Recently, I came across an interesting paper from Google DeepMind introducing the concept of Tree of Thoughts (ToT). You can read the full paper here. Unlike the traditional Chain of Thought approach, which follows a single linear reasoning path, the Tree of Thoughts framework treats problem-solving as a search through multiple possible reasoning paths. This opens up the ability to explore alternatives, evaluate them, and backtrack when necessary—bringing the strengths of classical search algorithms like A*, Beam Search, and even combinations of BFS/DFS into the world of large language models.

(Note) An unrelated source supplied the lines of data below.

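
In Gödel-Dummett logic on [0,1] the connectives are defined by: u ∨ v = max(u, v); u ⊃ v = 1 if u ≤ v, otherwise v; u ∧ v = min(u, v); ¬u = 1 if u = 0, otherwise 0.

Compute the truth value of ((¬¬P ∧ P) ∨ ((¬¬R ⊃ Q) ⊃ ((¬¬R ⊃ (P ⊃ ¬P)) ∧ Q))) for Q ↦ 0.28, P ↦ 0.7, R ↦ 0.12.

¬P: Gödel ¬ of 0.7 = 0 (operand ≠ 0)
¬¬P: Gödel ¬ of 0 = 1 (operand is 0)
(¬¬P ∧ P) = min(1, 0.7) = 0.7
¬R: Gödel ¬ of 0.12 = 0 (operand ≠ 0)
¬¬R: Gödel ¬ of 0 = 1 (operand is 0)
(¬¬R ⊃ Q): 1 > 0.28, so result = 0.28
¬R: Gödel ¬ of 0.12 = 0 (operand ≠ 0)
¬¬R: Gödel ¬ of 0 = 1 (operand is 0)
¬P: Gödel ¬ of 0.7 = 0 (operand ≠ 0)
(P ⊃ ¬P): 0.7 > 0, so result = 0
(¬¬R ⊃ (P ⊃ ¬P)): 1 > 0, so result = 0
((¬¬R ⊃ (P ⊃ ¬P)) ∧ Q) = min(0, 0.28) = 0
((¬¬R ⊃ Q) ⊃ ((¬¬R ⊃ (P ⊃ ¬P)) ∧ Q)): 0.28 > 0, so result = 0
((¬¬P ∧ P) ∨ ((¬¬R ⊃ Q) ⊃ ((¬¬R ⊃ (P ⊃ ¬P)) ∧ Q))) = max(0.7, 0) = 0.7

0.70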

ToT frames any problem as a search over a tree and consists of four components:
1. Thought decomposition:
ToT leverages problem properties to design and decompose intermediate thought steps. It sets the boundaries for the thoughts that the generator produces.
2. Thought Generation:
Explore multiple candidates at each step. When generating a new thought for the current state, you generally provide the model with all previous thoughts along the path leading to the current state.
3. State evaluator:
Each path is scored by the LLM based on how promising they are. We can use the LLM as a judge here!
4. Search algorithm:
We have the top-k most promising candidates based on their evaluation scores. We can use a heap-like data structure to select these top-k candidates.
For some problems, the search space can grow exponentially which could contribute to high latency and cost due to multiple 3rd-party LLM requests. Implementing ToT reliably is a challenge in itself as there are many moving parts.